The 225 cubic inch class hydroplanes were next in importance, racing for the John Charles Thomas Trophy. However, the competition was not as keen as most of the races in this class and the choppy water caused all kinds of accidents and near-sinkings. At the end of the second heat, the big davits of the committee boat Apache were filled with "ready to sink" 225 boats and Commander Bloom was heard to mutter that he hoped there would be no more as all the space was taken up! The races themselves were very much one-sided with Miss Manteo II winning all three heats in a walk-away race. Five boats finished the first heat, four the second and only three in the third. Miss Manteo's fastest time was made in the first heat when she averaged 51.9 miles an hour.

David Gerli's Lady Gen won the class I runabout event against little or no competition and in class C and D runabouts, only one boat started and finished, Joe-Don of Wilmington, Delaware. Class E and class H runabouts were easily won by Maude Rutherfurd driving her snappy little Chris-Craft Imp II. Her average speed for the two events was just under 43 miles an hour and like her husband, who drove Ma-Ja II in the big race, she timed her starts perfectly and thus had the jump on the whole field right at the start which with superior skill in driving and handling, left all other competitors far astern.

Melvin Crook drove Betty V to easy victory in the single heat of the American Speedboat Championship. Jay Dee, driven by Jack Rutherfurd, was second, Miss Saranac, owned by Edward Guggenheim, was third and a big Chris-Craft, Restless II, owned by Stephen Seth, was fourth. Betty's average speed for the race was the fastest recorded for the entire regatta in any class, 60.09 miles an hour and as usual she ran faultlessly through-out the 15 miles even though the water was decidedly lumpy by that time.

The A.P.B.A. Championships for the 225 cubic inch class was won easily by Miss Manteo II at a little over 55 miles an hour in the first heat and 51.8 in the second. Baby Toots II was second on points and Baby Toots I, third. La Cucaracha was fourth and Black Imp fifth.

Tops was sixth. Snail and Sketches both turned over in the first race.
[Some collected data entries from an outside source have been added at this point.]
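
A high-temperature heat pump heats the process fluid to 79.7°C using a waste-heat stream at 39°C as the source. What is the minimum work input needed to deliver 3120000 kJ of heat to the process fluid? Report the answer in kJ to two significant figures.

In absolute terms T_C = 312.15 K and T_H = 352.85 K, so ΔT = 40.70 K.
The reversible limit is COP_HP = T_H/ΔT = 8.670, so W_min = Q_H/COP = Q_H·ΔT/T_H.
W_min = 3120000 × 40.70/352.85 = 359900 kJ.

360000 kJ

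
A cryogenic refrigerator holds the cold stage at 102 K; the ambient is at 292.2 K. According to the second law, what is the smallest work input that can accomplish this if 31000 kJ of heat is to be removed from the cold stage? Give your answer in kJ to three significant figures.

57800 kJ

The reservoir spacing is ΔT = 292.2 − 102 = 190.2 K.
The reversible limit is COP_R = T_C/ΔT = 0.5363, so W_min = Q_C/COP = Q_C·ΔT/T_C.
W_min = 31000 × 190.2/102.00 = 57810 kJ.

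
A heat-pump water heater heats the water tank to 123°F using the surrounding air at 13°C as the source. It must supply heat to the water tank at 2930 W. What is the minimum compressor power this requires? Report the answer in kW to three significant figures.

0.340 kW

In absolute terms T_C = 286.15 K and T_H = 323.71 K, so ΔT = 37.56 K.
COP_Carnot = T_H/ΔT = 323.71/37.56 = 8.619.
Ẇ_min = Q̇/COP_Carnot = 2930/8.619 = 339.9 W = 0.3399 kW.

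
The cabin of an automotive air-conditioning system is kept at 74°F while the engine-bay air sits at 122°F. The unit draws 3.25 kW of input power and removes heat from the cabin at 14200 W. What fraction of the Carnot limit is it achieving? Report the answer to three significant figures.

0.393

Converting, Q̇_C = 14200 W = 14.20 kW, so COP_actual = Q̇_C/Ẇ = 14.20/3.250 = 4.369.
In absolute terms T_C = 296.48 K and T_H = 323.15 K, so ΔT = 26.67 K.
COP_Carnot = T_C/ΔT = 296.48/26.67 = 11.12.
η_II = COP_actual/COP_Carnot = 4.369/11.12 = 0.3930.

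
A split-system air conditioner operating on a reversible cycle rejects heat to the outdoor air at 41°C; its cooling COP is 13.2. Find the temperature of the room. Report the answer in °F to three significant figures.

For a Carnot refrigerator COP_R = T_C/(T_H − T_C), so T_C = COP·T_H/(1 + COP).
With T_H = 314.15 K, T_C = 13.2 × 314.15/14.20 = 292.03 K.
Converting, 292.03 K = 65.98°F.

66.0 °F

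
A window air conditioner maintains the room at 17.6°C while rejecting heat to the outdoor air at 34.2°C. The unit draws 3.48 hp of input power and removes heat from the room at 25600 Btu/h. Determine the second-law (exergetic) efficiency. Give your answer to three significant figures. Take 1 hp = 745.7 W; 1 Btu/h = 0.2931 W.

Converting, Q̇_C = 25600 Btu/h = 10.06 hp, so COP_actual = Q̇_C/Ẇ = 10.06/3.480 = 2.891.
In absolute terms T_C = 290.75 K and T_H = 307.35 K, so ΔT = 16.60 K.
COP_Carnot = T_C/ΔT = 290.75/16.60 = 17.52.
η_II = COP_actual/COP_Carnot = 2.891/17.52 = 0.1651.

0.165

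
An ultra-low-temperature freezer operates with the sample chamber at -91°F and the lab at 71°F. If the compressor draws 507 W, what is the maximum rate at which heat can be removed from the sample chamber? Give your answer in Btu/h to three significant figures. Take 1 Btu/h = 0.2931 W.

3940 Btu/h

In absolute terms T_C = 204.82 K and T_H = 294.82 K, so ΔT = 90.00 K.
COP_Carnot = T_C/ΔT = 204.82/90.00 = 2.276.
Q̇_max = COP_Carnot × Ẇ = 2.276 × 507.0 W = 1154 W = 3937 Btu/h.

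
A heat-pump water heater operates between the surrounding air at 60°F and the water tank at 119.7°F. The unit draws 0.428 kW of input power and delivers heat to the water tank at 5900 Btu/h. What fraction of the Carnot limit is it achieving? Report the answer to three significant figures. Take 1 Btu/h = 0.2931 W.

Converting, Q̇_H = 5900 Btu/h = 1.729 kW, so COP_actual = Q̇_H/Ẇ = 1.729/0.4280 = 4.040.
In absolute terms T_C = 288.71 K and T_H = 321.87 K, so ΔT = 33.17 K.
COP_Carnot = T_H/ΔT = 321.87/33.17 = 9.705.
η_II = COP_actual/COP_Carnot = 4.040/9.705 = 0.4163.

0.416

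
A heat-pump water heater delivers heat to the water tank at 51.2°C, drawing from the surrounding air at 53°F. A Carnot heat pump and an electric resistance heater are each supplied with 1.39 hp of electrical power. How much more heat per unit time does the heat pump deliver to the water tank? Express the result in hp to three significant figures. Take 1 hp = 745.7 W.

In absolute terms T_C = 284.82 K and T_H = 324.35 K, so ΔT = 39.53 K.
COP_Carnot = T_H/ΔT = 324.35/39.53 = 8.204.
The heat pump delivers Q̇_H = COP × Ẇ = 11.40 hp; the resistance heater delivers Ẇ = 1.390 hp.
Extra = (COP − 1)·Ẇ = 10.01 hp.

10.0 hp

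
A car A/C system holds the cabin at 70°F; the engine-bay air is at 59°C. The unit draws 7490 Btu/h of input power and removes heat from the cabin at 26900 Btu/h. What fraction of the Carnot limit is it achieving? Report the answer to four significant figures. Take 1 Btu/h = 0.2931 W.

0.4624

COP_actual = Q̇_C/Ẇ = 26900/7490 = 3.591.
In absolute terms T_C = 294.26 K and T_H = 332.15 K, so ΔT = 37.89 K.
COP_Carnot = T_C/ΔT = 294.26/37.89 = 7.766.
η_II = COP_actual/COP_Carnot = 3.591/7.766 = 0.4624.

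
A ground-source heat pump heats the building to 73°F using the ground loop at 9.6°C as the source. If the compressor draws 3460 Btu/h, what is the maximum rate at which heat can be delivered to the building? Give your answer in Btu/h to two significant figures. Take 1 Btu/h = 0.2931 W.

In absolute terms T_C = 282.75 K and T_H = 295.93 K, so ΔT = 13.18 K.
COP_Carnot = T_H/ΔT = 295.93/13.18 = 22.46.
Q̇_max = COP_Carnot × Ẇ = 22.46 × 3460 Btu/h = 77700 Btu/h.

78000 Btu/h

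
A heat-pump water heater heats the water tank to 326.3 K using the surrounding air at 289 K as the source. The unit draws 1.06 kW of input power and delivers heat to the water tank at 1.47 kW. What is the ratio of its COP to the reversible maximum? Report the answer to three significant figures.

COP_actual = Q̇_H/Ẇ = 1.470/1.060 = 1.387.
The reservoir spacing is ΔT = 326.3 − 289 = 37.30 K.
COP_Carnot = T_H/ΔT = 326.30/37.30 = 8.748.
η_II = COP_actual/COP_Carnot = 1.387/8.748 = 0.1585.

0.159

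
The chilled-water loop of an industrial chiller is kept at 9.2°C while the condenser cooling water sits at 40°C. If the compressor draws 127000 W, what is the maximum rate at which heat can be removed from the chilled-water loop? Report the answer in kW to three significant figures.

In absolute terms T_C = 282.35 K and T_H = 313.15 K, so ΔT = 30.80 K.
COP_Carnot = T_C/ΔT = 282.35/30.80 = 9.167.
Q̇_max = COP_Carnot × Ẇ = 9.167 × 127000 W = 1164000 W = 1164 kW.

1160 kW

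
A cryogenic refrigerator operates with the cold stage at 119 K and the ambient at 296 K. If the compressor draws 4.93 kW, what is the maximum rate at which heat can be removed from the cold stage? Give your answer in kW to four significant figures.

The reservoir spacing is ΔT = 296 − 119 = 177.0 K.
COP_Carnot = T_C/ΔT = 119.00/177.0 = 0.6723.
Q̇_max = COP_Carnot × Ẇ = 0.6723 × 4.930 kW = 3.315 kW.

3.315 kW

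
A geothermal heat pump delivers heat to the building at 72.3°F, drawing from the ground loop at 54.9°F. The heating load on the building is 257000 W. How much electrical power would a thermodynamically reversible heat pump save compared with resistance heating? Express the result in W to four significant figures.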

Outboard racing occupied the early hours of both days racing and is apparently definitely on the down grade at least so far as entries and interest are concerned. The greatest number of starters in any of the amateur classes was five. Jack Vandeman of Red Bank, New Jersey, won the class A amateur race and Al Deemer of Brooklyn won class B. James Mullen of Richmond, Virginia, won class C and Miss Molly Tyson of Philadelphia won the midget class. On the second morning, the professional outboarders had their innings with slightly better showings in speed and numerical strength. Karl Pannacci won in class A, Dick Neal of Kansas City was first in class B and Fred Jacoby of New Jersey won in class C. The outboard handicap event brought out the most starters with the little midget racers starting first and so on down to class F, each class starting a few seconds ahead of the next faster class thus in effect bringing about a race in which all should theoretically finish at the same time. However, Molly Tyson managed to squeeze through in her midget class boat before any of the larger classes caught up and she was given the win.

On the day before the power events started, 69 sail-boats of various classes raced around the dog's leg course on the Potomac but complete results have not been received up to the time of going to press. However, Pete Carlson of Sea Cliff won in the Snipe class and Aquila won the Comet class event. "Larchmont Bill" Swan won the class D Frostbite dinghy class.

The entire arrangements of the regatta under the able direction of John Remon and Gordon Leech and Jack Marsh of the sailing end were well-nigh perfect and the three days of racing will go down in history as probably the finest regatta ever held in this country.